A rota turística é inspirada no consagrado Caminho de Santiago de Compostela, que liga a França à Espanha, e foi lançada no domingo pelo governo de Minas, por meio da Secretaria de Estado de Turismo (Setur), em parceria com a Arquidiocese de BH. O CRER busca desenvolver e estruturar o segmento de turismo religioso mineiro a partir da formatação de produtos que associem experiências turísticas à religiosidade, que é marcante no Estado.

A Setur aposta na diversificação da oferta turística das regiões que abraçam a rota. “Estamos muito felizes com mais essa conquista para o turismo religioso mineiro. Por meio do Caminho Religioso da Estrada Real, os peregrinos poderão conhecer nosso Estado não apenas pelas experiências de fé e sim em suas mais variadas formas, como a gastronomia, história e cultura”, comemora o secretário da pasta, Ricardo Faria.

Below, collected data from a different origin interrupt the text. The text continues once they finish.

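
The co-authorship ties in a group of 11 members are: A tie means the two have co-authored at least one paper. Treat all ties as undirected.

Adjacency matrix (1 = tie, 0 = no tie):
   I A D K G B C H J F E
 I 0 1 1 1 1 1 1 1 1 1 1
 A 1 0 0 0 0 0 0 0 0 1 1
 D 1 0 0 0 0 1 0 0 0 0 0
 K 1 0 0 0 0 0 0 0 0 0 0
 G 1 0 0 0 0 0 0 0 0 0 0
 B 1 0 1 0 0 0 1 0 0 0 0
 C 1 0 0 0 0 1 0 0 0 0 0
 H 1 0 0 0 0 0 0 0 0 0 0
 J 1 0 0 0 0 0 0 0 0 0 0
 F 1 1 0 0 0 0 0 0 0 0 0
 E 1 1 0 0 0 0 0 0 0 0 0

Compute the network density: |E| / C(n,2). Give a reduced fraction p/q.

There are 14 edges and 11 nodes, so the maximum possible is C(11,2) = 55.
Density = 14/55.

14/55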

Arcebispo metropolitano, dom Walmor Oliveira de Azevedo destacou a riqueza e a beleza do conjunto paisagístico e arquitetônico da rota religiosa. “Esse é um dos projetos com maior potencial turístico de Minas e, por isso, merece atenção de todos os mineiros”.

CONCEPÇÃO
A ideia da rota religiosa surgiu em 2001. Na época, dois caminhantes, com apoio do Instituto Estrada Real (IER) e da Federação das Indústrias do Estado de Minas Gerais (Fiemg), percorreram, em 36 dias, toda a Estrada Real, identificando as principais necessidades para sua consolidação.

De 2002 a 2004, depois de levantamento e demarcação, foram fixados os marcos sinalizadores.

Fiéis terão certificado
Os peregrinos que se aventurarem no Caminho Religioso da Estrada Real (CRER) e concluírem o percurso, seja no Santuário Nossa Senhora Aparecida ou no Nossa Senhora da Piedade, serão certificados. Para isso, será preciso adquirir um passaporte e carimbá-lo nas cidades por onde passar.

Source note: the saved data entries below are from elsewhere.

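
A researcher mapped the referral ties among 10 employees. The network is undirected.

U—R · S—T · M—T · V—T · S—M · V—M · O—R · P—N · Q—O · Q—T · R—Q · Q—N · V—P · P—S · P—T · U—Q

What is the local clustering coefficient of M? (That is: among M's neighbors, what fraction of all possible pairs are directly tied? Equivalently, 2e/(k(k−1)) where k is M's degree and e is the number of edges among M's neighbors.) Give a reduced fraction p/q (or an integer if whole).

M's neighbors: S, T, and V (k = 3).
Possible neighbor pairs: C(3,2) = 3. Edges among them: S–T, T–V → e = 2.
Clustering(M) = 2/3.

2/3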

Os carimbos estarão disponíveis nos pontos de apoio da rota, geralmente a secretaria paroquial do município ou nos centros de informações turísticas.
 
A Secretaria de Estado Turismo (Setur) reforça que o trajeto, inclusive, está todo sinalizado e as direções indicadas por totens. Placas apresentam o mapa geral da rota, mostrando os municípios do percurso.

Nos últimos anos, as estruturas físicas foram implantadas pela pasta mineira. São 22 quiosques, 38 paraciclos, uma escada de acesso, três passarelas, 64 placas informativas, 1.771 totens indicativos e 119 placas de advertência para os motoristas. Cabeceira de uma ponte e uma pinguela foi reparada.

O trajeto pode ser percorrido a pé, de bicicleta, a cavalo ou veículo 4x4 Off Road, configurando-se como uma opção de turismo e peregrinação, com prestação de serviços para atender aos caminhantes em uma única viagem ou por etapas. “Eles podem iniciar a rota de qualquer ponto e percorrer os trechos que desejar, não sendo obrigatório realizar todo o caminho de uma só vez”, explica Eberhard Hans Aichinger, representante da Sacrum Brasilidades, gestora do CRER.

Trajeto religioso
– A rota perpassa pelos seguintes municípios mineiros: Caeté, Sabará, Raposos, Barão de Cocais, Nova Lima, Santa Bárbara, Rio Acima, Catas Altas, Itabirito, Mariana, Ouro Preto, Ouro Branco, Congonhas, Conselheiro Lafaiete, São Brás do Suaçuí, Entre Rios de Minas, Casa Grande, Lagoa Dourada, Prados, Tiradentes, Santa Cruz de Minas, São João del-Rei, Carrancas, Cruzília, Baependi, Caxambu, São Lourenço, Pouso Alto, São Sebastião do Rio Verde, Itamonte, Itanhandu e Passa Quatro.
 
– Já as cidades paulistas contempladas são Cruzeiro, Cachoeira Paulista, Canas, Lorena, Guaratinguetá e Aparecida.